BofA Global Research lowered its recommendation on Electrolux AB to "underperform," a move that coincided with a steep drop in the company's stock price. The Swedish appliance maker's shares were trading at 62.82 SEK when the brokerage cut its rating from "buy" and set a new price objective of 50 SEK. The announcement sent the share price down by more than 7% on the day.
The downgrade stems from what BofA describes as a confluence of weak demand and mounting cost pressures. Analysts at the brokerage now expect Electrolux to face EBIT headwinds of 1 billion SEK in 2026 and 2 billion SEK in 2027. As a result, BofA has reduced its group earnings estimates for those years by between 16% and 26%.
Key to the reassessment are sharp increases in logistics and raw-material expenses. Logistics costs represented 8.6% of sales in fiscal 2025, the report notes, and freight rates have risen roughly 30% following conflict in the Middle East. BofA calculates that if these elevated freight rates persist, Electrolux could face an annual EBIT shortfall of about 4 billion SEK.
Raw-material inflation is also a central concern. BofA reports year-on-year price increases across a range of inputs in the 10% to 30% band. Plastics, in particular, have risen by approximately 30%, which the brokerage estimates would translate into a 1.3 billion SEK hit to EBIT. Additional upward movement in the prices of steel, copper and aluminum has compoundingly pressured margins and hampered the company’s ability to achieve volume growth.
Reflecting the scale of the cost surge, BofA said it has adjusted its valuation methodology for Electrolux. The new 50 SEK price objective implies the stock would trade at roughly a 30% discount versus its historical average valuation, equating to about 6x EV/EBITDA for fiscal 2027 under the bank’s framework.

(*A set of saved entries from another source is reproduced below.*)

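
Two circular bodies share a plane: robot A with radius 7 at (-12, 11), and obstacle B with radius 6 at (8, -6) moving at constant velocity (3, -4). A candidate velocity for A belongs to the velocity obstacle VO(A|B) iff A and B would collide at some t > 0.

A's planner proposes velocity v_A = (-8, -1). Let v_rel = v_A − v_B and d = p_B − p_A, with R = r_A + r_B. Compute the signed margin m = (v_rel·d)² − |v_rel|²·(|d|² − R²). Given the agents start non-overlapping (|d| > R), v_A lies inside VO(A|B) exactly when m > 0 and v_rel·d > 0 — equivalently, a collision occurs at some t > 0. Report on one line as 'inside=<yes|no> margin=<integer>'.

d = (20, -17),  |d|² = 689;  R = 7+6 = 13,  c = 689−13² = 520
v_rel = (-11, 3),  |v_rel|² = 130;  v_rel·d = (-11)·(20) + (3)·(-17) = -271
130·t² + 542·t + 520 = 0  ⇒  m = (-271)² − 130·520 = 5841
m = 5841 > 0,  v_rel·d = -271 < 0  ⇒  outside

inside=no margin=5841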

The report acknowledged that Electrolux has implemented internal measures to offset some of the cost increases, but concluded that the external environment has become materially more challenging than previously anticipated. "Demand remains weak, but cost pressure mounting," the analysts wrote, highlighting the increased likelihood of further earnings downgrades if adverse cost trends continue.
Investors and market participants will be watching how persistent elevated freight rates and continued raw-material inflation affect Electrolux’s margin recovery and earnings trajectory over the next two years. For now, the combination of softer demand and rising input costs has prompted a notable reassessment of the company’s near-term prospects by a major brokerage.